Knives Out: Clever Whodunnit Elevates (and Subverts) Mansion Murder Mystery Genre
By Thom Ernst
Rating: A-
Knives Out is a charming and wonderfully crafted whodunnit that, despite the inevitable presence of a dead body, plays like a warm and cozy antidote to the winter chills.
Director Rian Johnson’s somewhat comedic take on the mansion murder-mystery is done for laughs rather than for squeamish thrills. As a comedy, the humour registers as more amusing than anything it might offer in out-right belly laughs; you’re liable to smile more than you’ll guffaw. But it’s in this way that Johnson’s movie is suitably more playful than, let’s say, any film that’s based directly on a board game. (I’m looking at you, Clue.)
Johnson willfully plays with the whodunnit genre, but he resists toying with the mechanics of a solid mystery. There are rules to which the mansion murder mystery must adhere: There needs to be a mansion, there needs to be a mixed gathering of agreeable and disagreeable personalities (preferably blood-related), there needs to be a dead body, there needs to be a multitude of reasons as to why that body should end up dead, and there needs to be one person to wade through the chaos and unravel a conclusion that is both astounding and yet logical. The challenge for Johnson is to adhere to all those rules while still creating something original. That really hasn’t happened since 2001 when Robert Altman directed Gosford Park.
Successful mystery novelist Harlan Thromby (Christopher Plummer) begrudgingly agrees to celebrate his 85th birthday with his sycophantic brood of coattail-riding miscreants. He’d much rather spend the evening playing Go with his friend and caregiver (Ana de Armas). The evening is wrought with whispers, innuendos, and snippets of overheard conversations, cloaked beneath the façade of everyone getting along. It’s all fun and games until someone—in this case, Harlan—winds up dead.
Ironically, seasoned mystery fans are the most likely to be surprised by the film’s outcome. Newbies to the genre, unburdened by the expectations of familiar tropes, might not be so readily led astray. No matter. Either way, the film works. The reveal is merely a cap on a delightfully told story.
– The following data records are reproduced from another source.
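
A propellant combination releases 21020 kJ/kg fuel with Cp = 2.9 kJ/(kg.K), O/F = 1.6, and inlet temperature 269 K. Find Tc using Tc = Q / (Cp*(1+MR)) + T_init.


Tc = 21020 / (2.9 * (1 + 1.6)) + 269 = 3057 K

3057 K


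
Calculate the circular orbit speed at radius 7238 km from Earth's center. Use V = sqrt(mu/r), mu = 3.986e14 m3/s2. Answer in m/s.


V = sqrt(3.986e14 / 7238000) = 7421 m/s

7421 m/s


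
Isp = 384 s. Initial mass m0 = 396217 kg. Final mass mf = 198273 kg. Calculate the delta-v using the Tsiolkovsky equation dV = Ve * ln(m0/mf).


Ve = 384 * 9.81 = 3767.04 m/s
dV = 3767.04 * ln(396217/198273) = 2608 m/s

2608 m/s


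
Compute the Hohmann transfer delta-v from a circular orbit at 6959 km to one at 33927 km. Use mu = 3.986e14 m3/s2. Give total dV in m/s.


V1 = sqrt(mu/r1) = 7568.25 m/s
dV1 = V1*(sqrt(2*r2/(r1+r2)) - 1) = 2181.55 m/s
V2 = sqrt(mu/r2) = 3427.65 m/s
dV2 = V2*(1 - sqrt(2*r1/(r1+r2))) = 1427.8 m/s
Total dV = 3609 m/s

3609 m/s


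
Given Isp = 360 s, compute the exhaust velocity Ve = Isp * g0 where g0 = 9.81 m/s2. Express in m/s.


Ve = Isp * g0 = 360 * 9.81 = 3531.6 m/s

3531.6 m/s


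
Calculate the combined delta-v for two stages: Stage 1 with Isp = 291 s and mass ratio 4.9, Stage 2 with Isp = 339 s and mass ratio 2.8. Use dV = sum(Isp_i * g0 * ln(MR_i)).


dV1 = 291 * 9.81 * ln(4.9) = 4536.8 m/s
dV2 = 339 * 9.81 * ln(2.8) = 3424.1 m/s
Total dV = 4536.8 + 3424.1 = 7960.9 m/s ~ 7961 m/s

7961 m/s


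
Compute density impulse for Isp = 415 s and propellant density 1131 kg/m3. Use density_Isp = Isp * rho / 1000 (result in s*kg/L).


rho*Isp = 415 * 1131 / 1000 = 469 s*kg/L

469 s*kg/L


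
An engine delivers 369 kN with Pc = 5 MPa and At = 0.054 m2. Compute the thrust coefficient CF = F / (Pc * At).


CF = 369000 / (5e6 * 0.054) = 1.37

1.37


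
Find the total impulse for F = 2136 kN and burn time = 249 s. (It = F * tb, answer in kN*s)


It = 2136 * 249 = 531864 kN*s

531864 kN*s


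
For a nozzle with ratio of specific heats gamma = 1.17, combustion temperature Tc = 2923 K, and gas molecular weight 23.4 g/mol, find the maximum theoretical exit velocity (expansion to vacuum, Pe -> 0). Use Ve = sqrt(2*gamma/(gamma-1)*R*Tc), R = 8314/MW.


R = 8314 / 23.4 = 355.3 J/(kg.K)
Ve = sqrt(2 * 1.17 / (1.17 - 1) * 355.3 * 2923) = 3781 m/s

3781 m/s


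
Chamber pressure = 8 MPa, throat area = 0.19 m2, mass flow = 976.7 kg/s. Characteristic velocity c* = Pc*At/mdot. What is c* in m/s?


c* = 8e6 * 0.19 / 976.7 = 1556 m/s

1556 m/s


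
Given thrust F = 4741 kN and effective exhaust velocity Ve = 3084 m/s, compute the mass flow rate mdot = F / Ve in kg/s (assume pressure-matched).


mdot = F / Ve = 4741000 / 3084 = 1537.3 kg/s

1537.3 kg/s


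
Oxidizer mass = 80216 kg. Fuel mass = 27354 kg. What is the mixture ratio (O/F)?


MR = 80216 / 27354 = 2.93

2.93


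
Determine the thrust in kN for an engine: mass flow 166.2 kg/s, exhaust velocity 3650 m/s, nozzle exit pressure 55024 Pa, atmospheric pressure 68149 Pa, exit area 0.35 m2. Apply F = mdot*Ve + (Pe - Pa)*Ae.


F = 166.2 * 3650 + (55024 - 68149) * 0.35 = 602036.0 N = 602.0 kN

602.0 kN


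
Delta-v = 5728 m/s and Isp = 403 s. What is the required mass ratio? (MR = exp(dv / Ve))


Ve = 403 * 9.81 = 3953.43 m/s
MR = exp(5728 / 3953.43) = 4.258

4.258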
Veteran mystery fans are liable to look upon Knives Out as a reverent homage to cinematic recreations of stories by way of such authors like Agatha Christie, Patricia Highsmith, and Ellery Queen. They aren’t wrong. Johnson dutifully defers to both the literary and cinematic styles that precede him. He steeps the screen in rich mahogany that reflects an old-school world of impervious privilege. He then sets up a situation where everyone is a reasonable suspect. Johnson adds to the fun by casting a host of familiar faces.
Jamie Lee Curtis appears as the deceased’s eldest daughter, with Don Johnson, making a surprise comedic turn, as her Trump-supporting husband—his feeble rationale against immigration provides one of the film’s most satiric moments. Chris Evans is the family black sheep—a ne’er-do-well playboy with a penchant for sports cars and designer drugs. Michael Shannon chews up the scenery as the younger son struggling to get his father to relinquish movie-rights to one of his books. Toni Collette is the widowed daughter-in-law whose new-age lifestyle, as well as her daughter’s private school education, depends on the continued financial support provided by her father-in-law. And Daniel Craig, doing a southern-baked version of Hercule Poirot, topping the cast as celebrated private-eye mysteriously conscripted to solve the mystery.
Some will remember Rian Johnson as the man who twisted genres by combing hard-boiled noir dialogue with contemporary teen drama for his film Brick (2005). Others will have a keener (love or hate) connection with Johnson for his efforts on Star Wars: Episode VIII – The Last Jedi (2017). My affections are for Johnson’s mind-bending time-travel sage, Looper (2012) which pitted an assassin (Bruce Willis) against his younger self (Joseph Gordon-Leavitt). There is in Looper a twisted logic that unfolds out of the chaos—an element shared, to a lesser degree, in Knives Out.
Knives Out is a satisfying whodunnit. See it twice; once to play the game, to track the clues, discard the red-herrings (whatever you might perceive them to be) and to read between the lies. Then see it again to watch how cleverly all the pieces fit together.
Knives Out. Dirercted by Rian Johnson. Starring Ana de Armas, Christopher Plummer, Daniel Craig, Jamie Lee Curtis, Michael Shannon, Toni Collette, Chris Evans, Katherine Langford, and LaKeith Stanfield. Opens wide November 27.